Passive particle visualisation of a pylon-installed, contra-rotating, open-rotor simulation created using the Launch Ascent and Vehicle Aerodynamics (LAVA) code's Cartesian higher-order accurate computational fluid dynamics solver. LAVA was developed in the NASA Advanced Supercomputing Division at NASA's Ames Research Center. Red particles are seeded on upstream blades, blue on aft blades. Solid colours are seeded on tips, while faded colours are on blade trailing edges. (Credit: Timothy Sandstrom, Michael Barad, NASA/Ames)
Safety first
The combination of requirements from a reliability, safety, aesthetics, ergonomic design, time-to-market and environmental aspect represents a huge challenge when simulating components for the aerospace sector.
Marra explained: ‘All of these frequently pull the design in different directions. The use of multiphysics software, such as COMSOL Multiphysics, allows engineers to consider all of these requirements in one go and increase the probability of successfully meeting deadlines.’
Simulation and modelling also allows for the analysis of components in situations where physical testing cannot reveal certain information, because measurements are dangerous, expensive, or even impossible to obtain through experiments. Marra said: ‘Such scenarios include products that operate in space, harsh environments, or at very large or small scales.’
But real-world testing can’t be completely discounted though, for several reasons. ‘For example, some material properties or parameters might be affected by uncertainties in their measurement, hence physical testing is still important,’ Marra added.
This is a particularly pertinent point from a safety perspective, as Harwood explained: ‘The industry is very safety conscious, so any simulation approach must be accurate and validated and ultimately proven in some form of physical test environment.’
‘More and more, a small part is not just some isolated component but is an active part of a system. In that sense, you could say parts are becoming multifunctional – only by considering the breadth of influences (aerodynamic, thermal, structural, electromagnetic) can you truly understand the real-world performance,’ Harwood added.

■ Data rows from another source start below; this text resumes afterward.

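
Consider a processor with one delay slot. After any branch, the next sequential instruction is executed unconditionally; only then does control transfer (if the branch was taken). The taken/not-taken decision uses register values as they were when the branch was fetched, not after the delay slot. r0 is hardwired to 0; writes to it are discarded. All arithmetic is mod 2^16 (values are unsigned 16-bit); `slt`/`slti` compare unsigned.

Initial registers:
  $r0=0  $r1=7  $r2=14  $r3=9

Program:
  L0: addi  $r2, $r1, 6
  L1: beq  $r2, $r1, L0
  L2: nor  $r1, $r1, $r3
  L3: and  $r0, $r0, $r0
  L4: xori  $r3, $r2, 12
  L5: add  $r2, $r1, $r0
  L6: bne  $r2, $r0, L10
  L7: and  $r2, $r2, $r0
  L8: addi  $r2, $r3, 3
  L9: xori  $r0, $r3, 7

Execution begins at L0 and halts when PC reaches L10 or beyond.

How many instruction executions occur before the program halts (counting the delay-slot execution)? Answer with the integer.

  step pc=0: addi  $r2, $r1, 6  regs=(0,7,13,9)
  step pc=1: beq  $r2, $r1, L0  cond=F  regs=(0,7,13,9)
  step pc=2: nor  $r1, $r1, $r3  regs=(0,65520,13,9)
  step pc=3: and  $r0, $r0, $r0  regs=(0,65520,13,9)
  step pc=4: xori  $r3, $r2, 12  regs=(0,65520,13,1)
  step pc=5: add  $r2, $r1, $r0  regs=(0,65520,65520,1)
  step pc=6: bne  $r2, $r0, L10  cond=T  regs=(0,65520,65520,1)
  step pc=7: and  $r2, $r2, $r0  regs=(0,65520,0,1)

8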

In other words, no matter how small compared to the scale of the full vehicle, the components of an aerospace system can have a huge impact on its operation.
Sensors are a good example here. An aircraft has a lot of sensors, but the failure of a sensor, or a sensor giving the wrong reading can have a serious impact on aircraft safety or passenger comfort. Marra added: ‘One way engineers understand how large systems work is by considering more components, which also results in their model growing in complexity, and evaluating the effects on the overall performance. Simulation allows them to evaluate and isolate the best case scenario of the impact on each component.’
The components of the simulation software itself also represent one of the biggest challenges when designing and optimising the physical components of the aerospace industry. Poloni explained: ‘If you consider the aerospace industry as a whole, you may have very large departments where each one has a specific competence on specific components.
‘The biggest challenge in designing an aircraft or aerospace vehicle is the integration between subsystems and systems and being able to manage all these integrations inside the same platform,’ he added.
The aerospace industry as a whole is a complex system to untangle at every discernible level – but performances can be optimised through the use of simulation and modelling – one component at a time.